Curiosity Navcam Left A image taken on Sol 2316, February 10, 2019.
Credit: NASA/JPL-Caltech

Declining dust event

Mars environmental researchers included atmospheric opacity measurements with both Mastcam and Navcam, as well as cloud observation movies and a dust-devil survey in the weekly morning suite.

Curiosity Mars Hand Lens Imager (MAHLI) produced on Sol 2316, February 10, 2019. MAHLI, located on the turret at the end of the rover’s robotic arm.
Credit: NASA/JPL-Caltech/MSSS

“Now that the regional dust event has declined,” Schwenzer points out, “we are seeing an uptick in dust devils!”

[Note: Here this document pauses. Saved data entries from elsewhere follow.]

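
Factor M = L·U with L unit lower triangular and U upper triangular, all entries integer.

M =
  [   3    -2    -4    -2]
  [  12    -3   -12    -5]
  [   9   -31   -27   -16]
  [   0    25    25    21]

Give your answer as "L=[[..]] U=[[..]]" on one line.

  row1 -= 4·row0 → [0,5,4,3]
  row2 -= 3·row0 → [0,-25,-15,-10]
  row3 -= 0·row0 → [0,25,25,21]
  row2 -= -5·row1 → [0,0,5,5]
  row3 -= 5·row1 → [0,0,5,6]
  row3 -= 1·row2 → [0,0,0,1]

L=[[1,0,0,0],[4,1,0,0],[3,-5,1,0],[0,5,1,1]] U=[[3,-2,-4,-2],[0,5,4,3],[0,0,5,5],[0,0,0,1]]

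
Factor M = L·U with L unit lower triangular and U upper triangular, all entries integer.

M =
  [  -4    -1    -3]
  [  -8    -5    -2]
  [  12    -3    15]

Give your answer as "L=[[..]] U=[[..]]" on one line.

  r1 -= 2·r0 → [0,-3,4]
  r2 -= -3·r0 → [0,-6,6]
  r2 -= 2·r1 → [0,0,-2]

L=[[1,0,0],[2,1,0],[-3,2,1]] U=[[-4,-1,-3],[0,-3,4],[0,0,-2]]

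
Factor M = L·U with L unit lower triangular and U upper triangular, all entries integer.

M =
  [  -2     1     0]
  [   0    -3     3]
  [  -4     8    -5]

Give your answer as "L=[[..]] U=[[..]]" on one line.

L=[[1,0,0],[0,1,0],[2,-2,1]] U=[[-2,1,0],[0,-3,3],[0,0,1]]

  R1 -= 0·R0 → [0,-3,3]
  R2 -= 2·R0 → [0,6,-5]
  R2 -= -2·R1 → [0,0,1]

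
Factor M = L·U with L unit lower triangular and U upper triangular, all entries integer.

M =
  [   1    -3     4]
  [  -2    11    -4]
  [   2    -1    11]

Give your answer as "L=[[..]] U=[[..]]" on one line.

  r1 -= -2·r0 → [0,5,4]
  r2 -= 2·r0 → [0,5,3]
  r2 -= 1·r1 → [0,0,-1]

L=[[1,0,0],[-2,1,0],[2,1,1]] U=[[1,-3,4],[0,5,4],[0,0,-1]]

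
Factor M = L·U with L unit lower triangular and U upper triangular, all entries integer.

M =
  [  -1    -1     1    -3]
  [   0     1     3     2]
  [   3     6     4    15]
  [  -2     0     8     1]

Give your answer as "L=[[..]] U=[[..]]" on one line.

  r1 -= 0·r0 → [0,1,3,2]
  r2 -= -3·r0 → [0,3,7,6]
  r3 -= 2·r0 → [0,2,6,7]
  r2 -= 3·r1 → [0,0,-2,0]
  r3 -= 2·r1 → [0,0,0,3]
  r3 -= 0·r2 → [0,0,0,3]

L=[[1,0,0,0],[0,1,0,0],[-3,3,1,0],[2,2,0,1]] U=[[-1,-1,1,-3],[0,1,3,2],[0,0,-2,0],[0,0,0,3]]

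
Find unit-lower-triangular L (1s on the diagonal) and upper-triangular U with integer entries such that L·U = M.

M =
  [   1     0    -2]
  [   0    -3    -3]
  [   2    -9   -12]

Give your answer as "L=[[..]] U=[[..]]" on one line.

  row1 -= 0·row0 → [0,-3,-3]
  row2 -= 2·row0 → [0,-9,-8]
  row2 -= 3·row1 → [0,0,1]

L=[[1,0,0],[0,1,0],[2,3,1]] U=[[1,0,-2],[0,-3,-3],[0,0,1]]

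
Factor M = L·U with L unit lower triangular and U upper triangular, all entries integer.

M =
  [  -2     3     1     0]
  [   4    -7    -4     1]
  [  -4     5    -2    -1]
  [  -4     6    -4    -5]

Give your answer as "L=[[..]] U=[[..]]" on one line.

  R1 -= -2·R0 → [0,-1,-2,1]
  R2 -= 2·R0 → [0,-1,-4,-1]
  R3 -= 2·R0 → [0,0,-6,-5]
  R2 -= 1·R1 → [0,0,-2,-2]
  R3 -= 0·R1 → [0,0,-6,-5]
  R3 -= 3·R2 → [0,0,0,1]

L=[[1,0,0,0],[-2,1,0,0],[2,1,1,0],[2,0,3,1]] U=[[-2,3,1,0],[0,-1,-2,1],[0,0,-2,-2],[0,0,0,1]]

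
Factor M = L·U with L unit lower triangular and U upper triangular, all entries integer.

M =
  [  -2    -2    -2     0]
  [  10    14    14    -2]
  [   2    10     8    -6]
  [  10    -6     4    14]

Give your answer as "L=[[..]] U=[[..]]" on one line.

  r1 -= -5·r0 → [0,4,4,-2]
  r2 -= -1·r0 → [0,8,6,-6]
  r3 -= -5·r0 → [0,-16,-6,14]
  r2 -= 2·r1 → [0,0,-2,-2]
  r3 -= -4·r1 → [0,0,10,6]
  r3 -= -5·r2 → [0,0,0,-4]

L=[[1,0,0,0],[-5,1,0,0],[-1,2,1,0],[-5,-4,-5,1]] U=[[-2,-2,-2,0],[0,4,4,-2],[0,0,-2,-2],[0,0,0,-4]]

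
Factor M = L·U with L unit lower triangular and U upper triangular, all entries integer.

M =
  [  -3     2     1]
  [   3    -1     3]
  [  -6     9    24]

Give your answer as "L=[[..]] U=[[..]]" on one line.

  R1 -= -1·R0 → [0,1,4]
  R2 -= 2·R0 → [0,5,22]
  R2 -= 5·R1 → [0,0,2]

L=[[1,0,0],[-1,1,0],[2,5,1]] U=[[-3,2,1],[0,1,4],[0,0,2]]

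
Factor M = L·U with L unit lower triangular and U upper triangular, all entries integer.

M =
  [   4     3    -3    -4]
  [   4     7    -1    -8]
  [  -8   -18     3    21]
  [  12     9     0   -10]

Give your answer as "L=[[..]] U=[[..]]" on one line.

L=[[1,0,0,0],[1,1,0,0],[-2,-3,1,0],[3,0,3,1]] U=[[4,3,-3,-4],[0,4,2,-4],[0,0,3,1],[0,0,0,-1]]

  R1 -= 1·R0 → [0,4,2,-4]
  R2 -= -2·R0 → [0,-12,-3,13]
  R3 -= 3·R0 → [0,0,9,2]
  R2 -= -3·R1 → [0,0,3,1]
  R3 -= 0·R1 → [0,0,9,2]
  R3 -= 3·R2 → [0,0,0,-1]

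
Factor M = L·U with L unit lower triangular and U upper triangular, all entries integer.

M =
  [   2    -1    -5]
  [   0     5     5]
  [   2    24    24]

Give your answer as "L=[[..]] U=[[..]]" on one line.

  r1 -= 0·r0 → [0,5,5]
  r2 -= 1·r0 → [0,25,29]
  r2 -= 5·r1 → [0,0,4]

L=[[1,0,0],[0,1,0],[1,5,1]] U=[[2,-1,-5],[0,5,5],[0,0,4]]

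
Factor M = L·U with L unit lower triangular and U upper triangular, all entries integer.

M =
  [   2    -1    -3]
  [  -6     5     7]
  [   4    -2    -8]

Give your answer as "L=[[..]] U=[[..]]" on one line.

L=[[1,0,0],[-3,1,0],[2,0,1]] U=[[2,-1,-3],[0,2,-2],[0,0,-2]]

  r1 -= -3·r0 → [0,2,-2]
  r2 -= 2·r0 → [0,0,-2]
  r2 -= 0·r1 → [0,0,-2]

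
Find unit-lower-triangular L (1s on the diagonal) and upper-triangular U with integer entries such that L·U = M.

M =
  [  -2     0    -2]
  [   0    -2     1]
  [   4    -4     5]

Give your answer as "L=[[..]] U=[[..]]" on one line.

L=[[1,0,0],[0,1,0],[-2,2,1]] U=[[-2,0,-2],[0,-2,1],[0,0,-1]]

  R1 -= 0·R0 → [0,-2,1]
  R2 -= -2·R0 → [0,-4,1]
  R2 -= 2·R1 → [0,0,-1]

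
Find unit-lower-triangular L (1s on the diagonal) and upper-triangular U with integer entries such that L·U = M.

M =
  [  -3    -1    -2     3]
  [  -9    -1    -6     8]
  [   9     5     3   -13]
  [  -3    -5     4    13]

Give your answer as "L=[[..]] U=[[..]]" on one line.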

A rover drive is targeted towards a small outcrop – the largest piece of continuous rock so far seen in the new terrain.

“Go, Curiosity, geo-minded Earthlings will love to get close and personal to an outcrop soon again!,” Schwenzer concludes.

Credit: NASA/JPL-Caltech/Univ. of Arizona

New road map

Meanwhile, a new Curiosity traverse map through Sol 2313 has been issued.

The map shows the route driven by NASA’s Mars rover Curiosity through the 2313 Martian day, or sol, of the rover’s mission on Mars (February 08, 2019).

Numbering of the dots along the line indicate the sol number of each drive. North is up. The scale bar is 1 kilometer (~0.62 mile).

From Sol 2311 to Sol 2313, Curiosity had driven a straight line distance of about 127.94 feet (38.99 meters), bringing the rover’s total odometry for the mission to 12.53 miles (20.16 kilometers).

The base image from the map is from the High Resolution Imaging Science Experiment Camera (HiRISE) in NASA’s Mars Reconnaissance Orbiter.